Kubuka kulkas dan segera melihat isinya. Kuambil sebuah pisang untuk kucemil selagi menunggu Aa selesai mengaji. Saat kututup, sang tamu ternyata melontarkan pertanyaan (atau permintaan?) padaku. Ia hendak meminjam uang untuk keperluan biaya sekolah anaknya. 300 ribu. Aku tak segera mengiyakan ataupun menolak pertanyaan ibu itu. Kenapa?😮

Hendak menolak, kulihat si ibu seperti sedang sangat terdesak dan benar2 membutuhkan uang itu. Untuk biaya sekolah anaknya pula.😐

Hendak mengiyakan pun aku tak langsung bisa. Karena aku tak mengenal ibu itu dan tentu aku juga harus meminta ijin Aa terlebih dahulu. Karena uang yg kupunya saat itu adalah uang belanja dari Aa.😐

Akhirnya aku segera pamit sebentar untuk menanyakannya kepada Aa. Pas sekali. Aa juga sudah selesai mengaji.😊

Saat kuutarakan pertanyaanku. Dengan segala sebab dan kondisi sang ibu, Aa pun mengijinkan ku untuk memakai uang belanja untuk dipinjamkan pada ibu itu. Tapi dengan aturan, 200 ribu dari uang belanja dan 100 ribunya dari dompet pribadi Aa. Segera kami siapkan uang 300 ribu itu untuk kemudian kuberikan pada sang ibu. Sang ibu menjanjikan untuk mengembalikan nya pada esok sore jam 5.

Aku sebenarnya sempat waswas, jika2 si ibu tak menepati janjinya. Tapi segera kuluruskan niatku untuk membantu si ibu dan memilih untuk berkhusnudzon saja. Padanya. Juga pada Allah tentunya. 😊 Aku percaya, bahwa setiap niat yg baik insya Allah akan membawa kebaikan pula kepada pelakunya. 😊 Maka bismillah. Ku bersihkan hati dan pikiranku dari pikiran2 su'udzon yg menggelisahkan.😊

Keesokan harinya, sang ibu benar datang. Sebelum membicarakan topik hutang, si ibu menanyakan persiapan surat2ku untuk mendapatkan jamkersal (program pemerintah yg menggratiskan biaya persalinan).
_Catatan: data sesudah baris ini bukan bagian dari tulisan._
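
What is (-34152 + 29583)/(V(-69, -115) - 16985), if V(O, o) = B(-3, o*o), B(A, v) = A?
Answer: 4569/16988 ≈ 0.26895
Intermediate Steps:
V(O, o) = -3
(-34152 + 29583)/(V(-69, -115) - 16985) = (-34152 + 29583)/(-3 - 16985) = -4569/(-16988) = -4569*(-1/16988) = 4569/16988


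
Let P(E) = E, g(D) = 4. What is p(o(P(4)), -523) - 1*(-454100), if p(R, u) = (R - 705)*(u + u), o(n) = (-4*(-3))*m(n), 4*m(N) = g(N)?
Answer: 1178978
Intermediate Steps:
m(N) = 1 (m(N) = (1/4)*4 = 1)
o(n) = 12 (o(n) = -4*(-3)*1 = 12*1 = 12)
p(R, u) = 2*u*(-705 + R) (p(R, u) = (-705 + R)*(2*u) = 2*u*(-705 + R))
p(o(P(4)), -523) - 1*(-454100) = 2*(-523)*(-705 + 12) - 1*(-454100) = 2*(-523)*(-693) + 454100 = 724878 + 454100 = 1178978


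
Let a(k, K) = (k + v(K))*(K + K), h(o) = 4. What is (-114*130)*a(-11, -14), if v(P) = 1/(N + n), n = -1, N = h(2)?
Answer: -4426240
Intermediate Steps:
N = 4
v(P) = ⅓ (v(P) = 1/(4 - 1) = 1/3 = ⅓)
a(k, K) = 2*K*(⅓ + k) (a(k, K) = (k + ⅓)*(K + K) = (⅓ + k)*(2*K) = 2*K*(⅓ + k))
(-114*130)*a(-11, -14) = (-114*130)*((⅔)*(-14)*(1 + 3*(-11))) = -9880*(-14)*(1 - 33) = -9880*(-14)*(-32) = -14820*896/3 = -4426240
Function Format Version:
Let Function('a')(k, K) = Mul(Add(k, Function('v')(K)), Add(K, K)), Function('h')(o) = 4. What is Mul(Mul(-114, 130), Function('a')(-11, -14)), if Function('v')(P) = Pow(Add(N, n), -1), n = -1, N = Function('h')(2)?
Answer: -4426240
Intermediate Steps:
N = 4
Function('v')(P) = Rational(1, 3) (Function('v')(P) = Pow(Add(4, -1), -1) = Pow(3, -1) = Rational(1, 3))
Function('a')(k, K) = Mul(2, K, Add(Rational(1, 3), k)) (Function('a')(k, K) = Mul(Add(k, Rational(1, 3)), Add(K, K)) = Mul(Add(Rational(1, 3), k), Mul(2, K)) = Mul(2, K, Add(Rational(1, 3), k)))
Mul(Mul(-114, 130), Function('a')(-11, -14)) = Mul(Mul(-114, 130), Mul(Rational(2, 3), -14, Add(1, Mul(3, -11)))) = Mul(-14820, Mul(Rational(2, 3), -14, Add(1, -33))) = Mul(-14820, Mul(Rational(2, 3), -14, -32)) = Mul(-14820, Rational(896, 3)) = -4426240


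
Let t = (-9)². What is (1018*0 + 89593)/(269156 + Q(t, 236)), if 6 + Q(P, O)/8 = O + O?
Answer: 89593/272884 ≈ 0.32832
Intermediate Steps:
t = 81
Q(P, O) = -48 + 16*O (Q(P, O) = -48 + 8*(O + O) = -48 + 8*(2*O) = -48 + 16*O)
(1018*0 + 89593)/(269156 + Q(t, 236)) = (1018*0 + 89593)/(269156 + (-48 + 16*236)) = (0 + 89593)/(269156 + (-48 + 3776)) = 89593/(269156 + 3728) = 89593/272884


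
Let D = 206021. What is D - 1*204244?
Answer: 1777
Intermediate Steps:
D - 1*204244 = 206021 - 1*204244 = 206021 - 204244 = 1777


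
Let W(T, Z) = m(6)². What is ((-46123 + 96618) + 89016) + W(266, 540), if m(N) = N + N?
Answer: 139655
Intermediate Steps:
m(N) = 2*N
W(T, Z) = 144 (W(T, Z) = (2*6)² = 12² = 144)
((-46123 + 96618) + 89016) + W(266, 540) = ((-46123 + 96618) + 89016) + 144 = (50495 + 89016) + 144 = 139511 + 144 = 139655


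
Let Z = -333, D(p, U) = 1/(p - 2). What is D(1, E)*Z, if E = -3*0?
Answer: 333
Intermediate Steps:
E = 0
D(p, U) = 1/(-2 + p)
D(1, E)*Z = -333/(-2 + 1) = -333/(-1) = -1*(-333) = 333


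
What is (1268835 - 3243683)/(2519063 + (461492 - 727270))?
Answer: -1974848/2253285 ≈ -0.87643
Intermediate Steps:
(1268835 - 3243683)/(2519063 + (461492 - 727270)) = -1974848/(2519063 - 265778) = -1974848/2253285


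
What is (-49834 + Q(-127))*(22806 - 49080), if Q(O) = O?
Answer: 1312675314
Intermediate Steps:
(-49834 + Q(-127))*(22806 - 49080) = (-49834 - 127)*(22806 - 49080) = -49961*(-26274) = 1312675314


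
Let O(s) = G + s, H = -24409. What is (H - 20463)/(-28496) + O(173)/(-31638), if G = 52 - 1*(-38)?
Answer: 44130184/28173639 ≈ 1.5664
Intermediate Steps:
G = 90 (G = 52 + 38 = 90)
O(s) = 90 + s
(H - 20463)/(-28496) + O(173)/(-31638) = (-24409 - 20463)/(-28496) + (90 + 173)/(-31638) = -44872*(-1/28496) + 263*(-1/31638) = 5609/3562 - 263/31638 = 44130184/28173639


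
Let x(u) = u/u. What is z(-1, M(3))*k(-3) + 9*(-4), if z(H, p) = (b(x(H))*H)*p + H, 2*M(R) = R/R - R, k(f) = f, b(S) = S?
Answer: -36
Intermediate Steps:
x(u) = 1
M(R) = 1/2 - R/2 (M(R) = (R/R - R)/2 = (1 - R)/2 = 1/2 - R/2)
z(H, p) = H + H*p (z(H, p) = (1*H)*p + H = H*p + H = H + H*p)
z(-1, M(3))*k(-3) + 9*(-4) = -(1 + (1/2 - 1/2*3))*(-3) + 9*(-4) = -(1 + (1/2 - 3/2))*(-3) - 36 = -(1 - 1)*(-3) - 36 = -1*0*(-3) - 36 = 0*(-3) - 36 = 0 - 36 = -36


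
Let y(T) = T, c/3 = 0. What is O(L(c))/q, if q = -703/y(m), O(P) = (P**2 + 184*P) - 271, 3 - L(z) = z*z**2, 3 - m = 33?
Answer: 8700/703 ≈ 12.376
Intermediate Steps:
m = -30 (m = 3 - 1*33 = 3 - 33 = -30)
c = 0 (c = 3*0 = 0)
L(z) = 3 - z**3 (L(z) = 3 - z*z**2 = 3 - z**3)
O(P) = -271 + P**2 + 184*P
q = 703/30 (q = -703/(-30) = -703*(-1/30) = 703/30 ≈ 23.433)
O(L(c))/q = (-271 + (3 - 1*0**3)**2 + 184*(3 - 1*0**3))/(703/30) = (-271 + (3 - 1*0)**2 + 184*(3 - 1*0))*(30/703) = (-271 + (3 + 0)**2 + 184*(3 + 0))*(30/703) = (-271 + 3**2 + 184*3)*(30/703) = (-271 + 9 + 552)*(30/703) = 290*(30/703) = 8700/703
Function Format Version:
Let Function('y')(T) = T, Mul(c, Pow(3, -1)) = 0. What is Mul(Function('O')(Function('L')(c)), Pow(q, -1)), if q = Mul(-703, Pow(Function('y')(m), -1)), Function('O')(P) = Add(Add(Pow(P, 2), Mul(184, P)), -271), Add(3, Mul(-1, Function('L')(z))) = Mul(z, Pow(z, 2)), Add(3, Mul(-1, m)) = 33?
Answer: Rational(8700, 703) ≈ 12.376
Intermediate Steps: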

Barulah kuingat kalau beliau adalah salah satu kader posyandu di desaku.

Kuutarakanlah padanya perihal ketidaksiapan kami (Aa dan aku) untuk menyiapkan KK. Sebabnya adalah terkait dengan permasalahan E-KTP yg memang tengah ramai diperbincangkan di TV. Si ibu menawarkan diri untuk membantu agar KK yg bisa kupakai sementara ini adalah KK Emak. Aku dan Aa bersyukur. Berharap semoga usaha sang ibu perihal KK itu berhasil. Aamiin.. 😊

Setelah selesai membincangkan KK dan jamkersal, barulah kami beralih topik ke hal hutang. Si ibu menuturkan dg wajah menyesal bahwa ia belum bisa membayarnya. Aku agak kecewa. Tapi setelah mendengar alasan ketidakmampuannya (karena suaminya tak mendapatkan pinjaman dr tempat kerjanya), aku pun memafhumkan. Ia menjanjikan pengembalian uangnya pd hari senin. Aku pun mengiyakan.

Senin tiba, tapi sang ibu tak kunjung datang. Mulailah pikiran su'udzon kembali mengisi benakku. Tapi segera kutepis hal itu. Sampai tiba hari selasa, si ibu tak jua datang. Aa pun menanyakan. Dan kujawab apa adanya. Akhirnya, aku memutuskan untuk mengunjungi rumah si ibu. Walau sebenarnya aku tak tahu persis letaknya di mana. Tapi bisalah aku bertanya-tanya.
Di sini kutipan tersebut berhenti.